Ce nouveau Pacte offre une nouvelle illustration du fait que les mouvements migratoires irréguliers, y compris par des demandeurs d’asile vers l’Europe soient conceptualisés comme un problème de sécurité dans le cadre de la politique européenne d’immigration et d’asile. La surveillance des frontières demeure une priorité politique[101], malgré le fait que ceux qui traversent les frontières extérieures de l’Union irrégulièrement ne constituent qu'un faible pourcentage de personnes qui résident illégalement dans l'UE[102]. Une attention disproportionnée est portée, à la fois par l'UE et les États membres, à la surveillance des frontières. Il n’est donc pas surprenant que le mandat de Frontex n’ait cessé de s’élargir et ses activités de se diversifier depuis sa fondation. Dans cet article, nous avons étudié ce phénomène qui a donné lieu à l’émergence d’une police aux frontières toute puissante et active non seulement aux frontières extérieures des États membres mais aussi de plus en plus dans les États tiers. La création d’un contingent permanent du corps européen de garde-frontières et de garde-côtes doté de pouvoirs d’exécution en est une illustration récente. Ce contingent devrait à terme atteindre une capacité de 10 000 membres de personnel opérationnel. À cela s'ajoutent les possibilités de Frontex de procéder à des opérations de débarquement des migrants interceptés dans les pays tiers.

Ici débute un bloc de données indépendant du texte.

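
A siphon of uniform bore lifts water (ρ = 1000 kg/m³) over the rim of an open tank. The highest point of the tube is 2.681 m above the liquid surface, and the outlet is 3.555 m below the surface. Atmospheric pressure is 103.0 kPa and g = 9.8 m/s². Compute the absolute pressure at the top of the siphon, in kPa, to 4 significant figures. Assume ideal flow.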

Ainsi, « Although foreseen in the Operational Plan, disembarkation in Third Countries was not carried out during the implementation period of the joint operation Hera 2018 »[103].

Or, depuis sa fondation, l’Agence Frontex a fait l’objet de critiques acerbes pour son rôle joué dans l’interception de migrants irréguliers, y compris des demandeurs d’asile en route vers l’Europe, et des atteintes aux droits humains causées par des opérations opérationnelles et durant les renvois forcés de migrants. Le manque de transparence de ses activités et surtout l’absence de règles claires d’imputation de responsabilité en cas d’atteintes aux droits humains de migrants demeurent problématiques. D’autant plus que Frontex manque d’un cadre indépendant de supervision et de suivi de la façon dont ses membres exercent les pouvoirs qui leur sont confiés. Le mécanisme de plainte qui a été instauré est un pas louable. Cependant il ne saurait être qualifié de recours effectif au sens du droit européen des droits de l’homme. D’autres améliorations ont été apportées dans le mandat de Frontex pour assurer une meilleure protection des droits et un discours humanitaire l'a lentement imprégné. Toujours est-il que ces développements n’ont jusqu’à présent eu que peu d’effet concret dans la pratique. La situation humanitaire aux frontières extérieures de l’UE demeure préoccupante

La sécurisation des frontières est coûteuse et inefficace, comme le montrent les révisions successives du mandat de Frontex. Elle est aussi contre-productive : elle augmente considérablement la vulnérabilité des migrants et cause des atteintes graves à leurs droits fondamentaux. Dans ce contexte, il est impératif pour l'UE de veiller à ce que les principes de transparence, de responsabilité et de supervision indépendante soient effectivement appliqués à Frontex afin de s’assurer que les migrants soient en mesure d'accéder à la protection et à la justice conformément aux principes découlant du droit européen et international des réfugiés et des droits de l’homme.